Segundo especialistas, o fortalecimento das alianças entre os EUA e Israel, junto com as operações militares contra o Irã, podem levar Kim Jong-un a intensificar seus esforços para desenvolver e modernizar seu arsenal nuclear. A lógica por trás dessa estratégia é simples: quanto mais instável o cenário internacional, mais crucial se torna a capacidade de dissuasão nuclear para regimes autocráticos.

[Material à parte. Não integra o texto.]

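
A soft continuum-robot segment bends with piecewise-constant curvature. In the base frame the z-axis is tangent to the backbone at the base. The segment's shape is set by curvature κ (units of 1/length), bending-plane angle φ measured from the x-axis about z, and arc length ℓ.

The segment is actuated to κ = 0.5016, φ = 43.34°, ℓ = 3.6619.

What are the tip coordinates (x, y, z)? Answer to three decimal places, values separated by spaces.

θ = κ·ℓ = 0.5016 × 3.6619 = 1.83681 rad
ρ = (1 − cos θ)/κ = (1 − -0.26289)/0.5016 = 2.51772
z = sin θ / κ = 0.96483/0.5016 = 1.92350
x = ρ cos φ = 2.51772 × cos(43.34°) = 1.83112
y = ρ sin φ = 2.51772 × sin(43.34°) = 1.72797

1.831 1.728 1.923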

Assim, a Coreia do Norte pode não apenas continuar a realizar testes de mísseis e desenvolver tecnologia nuclear, mas também buscar formas de garantir que sua posição estratégica seja mantida diante de ameaças externas. Essa dinâmica é um reflexo da natureza competitiva da política internacional, onde a segurança é frequentemente assegurada pela força militar. O aumento das tensões no Irã pode, portanto, ser um fator que impulsiona Kim a priorizar ainda mais seu programa nuclear, consolidando uma visão de defesa que se baseia na dissuasão por meio do poder bélico. A comunidade internacional deve observar atentamente esses desdobramentos, pois podem ter consequências significativas para a paz e a estabilidade na região da Ásia-Pacífico.